Further, the Chairman said that in 2022 RFHL has strengthened its sustainability focus, by adding capacity and executing capability to the Group through the creation of an Office of Sustainability.
“Additionally, through our Group flagship Power to Make a Difference Programme we are forging new, valued partnerships with NGOs and groups whose specific focus aligns to the pillars of our sustainability and Environmental, Social and Governance (ESG) effort. By continuing our focus on responsible banking and sustainability, our goal is to actively shape a more sustainable future for all,” he said.
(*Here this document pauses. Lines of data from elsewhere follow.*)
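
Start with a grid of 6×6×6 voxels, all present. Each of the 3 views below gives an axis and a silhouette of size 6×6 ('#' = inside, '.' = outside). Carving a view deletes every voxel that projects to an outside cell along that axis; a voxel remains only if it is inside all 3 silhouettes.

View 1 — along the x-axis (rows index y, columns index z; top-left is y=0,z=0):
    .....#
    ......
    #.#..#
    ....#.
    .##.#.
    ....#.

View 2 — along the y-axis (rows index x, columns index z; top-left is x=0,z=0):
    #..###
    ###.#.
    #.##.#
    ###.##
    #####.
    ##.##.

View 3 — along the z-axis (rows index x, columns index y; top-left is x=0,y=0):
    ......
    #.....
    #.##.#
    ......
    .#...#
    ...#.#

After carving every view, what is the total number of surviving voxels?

before carving: 216 voxels (6×6×6)
  1. axis=0 (YZ plane), |mask|=9  ⇒  voxels=54
  2. axis=1 (XZ plane), |mask|=26  ⇒  voxels=39
  3. axis=2 (XY plane), |mask|=9  ⇒  voxels=7

voxel count = 7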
The Board of Directors has declared a final dividend of US$0.52 (2021: US$0.45) per share, which brings the total dividend to US$110.1 M or US$0.67 (2021: US$0.60) per share for the fiscal year, an increase of 12.5 percent in total dividend payment over 2021, and in line with the 2019 dividend payment. At a closing share price of US$20.96, this dividend represents a dividend yield of 3.21 percent (2021: 2.93%). The final dividend will be paid on December 1, 2022, to all shareholders of record on November 17, 2022.
Describing the 2022 performance as “good” despite both challenges and uncertainty, Chairman Pereira said that, “This success could not have been realized without the talented, resilient and dedicated staff across each of the fourteen (14) countries in which we operate. For their continued high level of commitment and their dedication to our customers, I am truly grateful.”